McCabe was awarded the Ruth and William Silen M.D. Award, winning the first prize in the category of biostatistics, physics, chemistry, and engineering
An Accelerated STEM Pathway
Growing up in Massachusetts, McCabe was aware of Simmons. One of the reasons she decided to attend was the dual degree (3+2) engineering program. This program allows undergraduates to obtain an accelerated bachelor’s degree in a STEM discipline at Simmons, followed by a second accelerated bachelor’s degree in engineering at one of the partner institutions.

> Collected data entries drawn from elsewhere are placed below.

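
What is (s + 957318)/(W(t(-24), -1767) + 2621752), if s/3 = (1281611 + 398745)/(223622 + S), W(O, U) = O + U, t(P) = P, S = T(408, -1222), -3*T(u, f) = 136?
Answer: 321058512672/878643220765 ≈ 0.36540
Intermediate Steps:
T(u, f) = -136/3 (T(u, f) = -1/3*136 = -136/3)
S = -136/3 ≈ -45.333
s = 7561602/335365 (s = 3*((1281611 + 398745)/(223622 - 136/3)) = 3*(1680356/(670730/3)) = 3*(1680356*(3/670730)) = 3*(2520534/335365) = 7561602/335365 ≈ 22.547)
(s + 957318)/(W(t(-24), -1767) + 2621752) = (7561602/335365 + 957318)/((-24 - 1767) + 2621752) = 321058512672/(335365*(-1791 + 2621752)) = (321058512672/335365)/2619961 = (321058512672/335365)*(1/2619961) = 321058512672/878643220765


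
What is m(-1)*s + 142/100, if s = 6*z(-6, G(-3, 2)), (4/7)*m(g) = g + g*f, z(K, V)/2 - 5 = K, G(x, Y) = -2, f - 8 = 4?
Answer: 13721/50 ≈ 274.42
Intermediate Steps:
f = 12 (f = 8 + 4 = 12)
z(K, V) = 10 + 2*K
m(g) = 91*g/4 (m(g) = 7*(g + g*12)/4 = 7*(g + 12*g)/4 = 7*(13*g)/4 = 91*g/4)
s = -12 (s = 6*(10 + 2*(-6)) = 6*(10 - 12) = 6*(-2) = -12)
m(-1)*s + 142/100 = ((91/4)*(-1))*(-12) + 142/100 = -91/4*(-12) + 142*(1/100) = 273 + 71/50 = 13721/50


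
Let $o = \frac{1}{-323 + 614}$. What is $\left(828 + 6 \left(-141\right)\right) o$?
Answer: $- \frac{6}{97} \approx -0.061856$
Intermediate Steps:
$o = \frac{1}{291} \approx 0.0034364$
$\left(828 + 6 \left(-141\right)\right) o = \left(828 + 6 \left(-141\right)\right) \frac{1}{291} = \left(828 - 846\right) \frac{1}{291} = \left(-18\right) \frac{1}{291} = - \frac{6}{97}$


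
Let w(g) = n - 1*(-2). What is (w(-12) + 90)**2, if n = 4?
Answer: 9216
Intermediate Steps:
w(g) = 6 (w(g) = 4 - 1*(-2) = 4 + 2 = 6)
(w(-12) + 90)**2 = (6 + 90)**2 = 96**2 = 9216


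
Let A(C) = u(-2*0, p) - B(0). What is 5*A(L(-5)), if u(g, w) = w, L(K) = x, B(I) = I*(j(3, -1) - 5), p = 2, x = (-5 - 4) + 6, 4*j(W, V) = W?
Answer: 10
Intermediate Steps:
j(W, V) = W/4
x = -3 (x = -9 + 6 = -3)
B(I) = -17*I/4 (B(I) = I*((¼)*3 - 5) = I*(¾ - 5) = I*(-17/4) = -17*I/4)
L(K) = -3
A(C) = 2 (A(C) = 2 - (-17)*0/4 = 2 - 1*0 = 2 + 0 = 2)
5*A(L(-5)) = 5*2 = 10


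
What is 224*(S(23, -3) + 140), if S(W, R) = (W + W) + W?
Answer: 46816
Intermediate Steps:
S(W, R) = 3*W (S(W, R) = 2*W + W = 3*W)
224*(S(23, -3) + 140) = 224*(3*23 + 140) = 224*(69 + 140) = 224*209 = 46816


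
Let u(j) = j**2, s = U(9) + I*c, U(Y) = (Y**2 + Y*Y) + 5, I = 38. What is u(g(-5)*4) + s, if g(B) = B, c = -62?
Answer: -1789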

“I heard from many engineering majors that it’s difficult to satisfy the premed requisites. By majoring in biochemistry at Simmons, I will be able to complete my premed requirements while also being able to study engineering,” McCabe explains. “I am still not entirely sure if I will go to medical school, but this program has allowed me the time and the flexibility to make a proper decision.”
McCabe believes that the dual degree program will give her a solid foundation for a career in biomedical engineering.
“I discovered that if I have an engineering degree, and I decide to go to medical school, I can not only use this [biomedical] technology on patients, but I can also develop it at the same time,” she says. “I aspire to go into biomedical engineering because I would be able to directly impact the work I do on patients.”
Coursework and Mentorship
For McCabe, Simmons' coursework has provided her with the necessary context to perform her research.
Some of her favorite Simmons classes include “Differential Equations” (MATH 225), taught by faculty member Kyung Soo Yang, and “Multivariable Calculus” (MATH 220), taught by Professor Donna Beers.
“In my research, I have to do a lot of simulations and mathematical modeling,” says McCabe. “These courses gave me the context I needed. I couldn’t imagine doing this internship [in the lab] without having a strong mathematics background.”
Furthermore, McCabe appreciated “Introduction to Computer Science” (CS 112), taught by Professor Nanette Veilleux of the Department of Computer, Data, and Mathematical Sciences. “In this class, we used Python, which prepared me to graph and analyze data,” she says.
Beyond Simmons, McCabe took an 11-day “Introduction to Electrical Engineering” course at Washington University in St. Louis. “We learned about electrical circuits, which is so helpful because I am developing a device that requires a lot of circuit theory,” she says.
White has advised and mentored McCabe throughout her time at Simmons. “I am truly grateful for Professor White, and through him I was able to perform hands-on biomedical engineering research … This has opened so many doors for me in biomedical engineering,” she says.
Making a Vital Contribution
Reflecting on her career aspirations, McCabe would like to use her computational and building skills to develop medical devices and other new pathways in biology.
“Doing biomedical engineering research is rewarding because it gives people hope. Especially with what’s happening right now, with many institutions losing funding, this research is such a crucial contribution to humanity,” she says. “You are contributing information that will be used to directly impact patients’ lives.”
“The focused ultrasound systems I see being developed right now weren’t just made by one person — they were made by thousands of researchers who committed to years and decades [of work],” McCabe notes. “It is so gratifying to see a patient finally be able to live again, because of a device, program, or software that we developed.”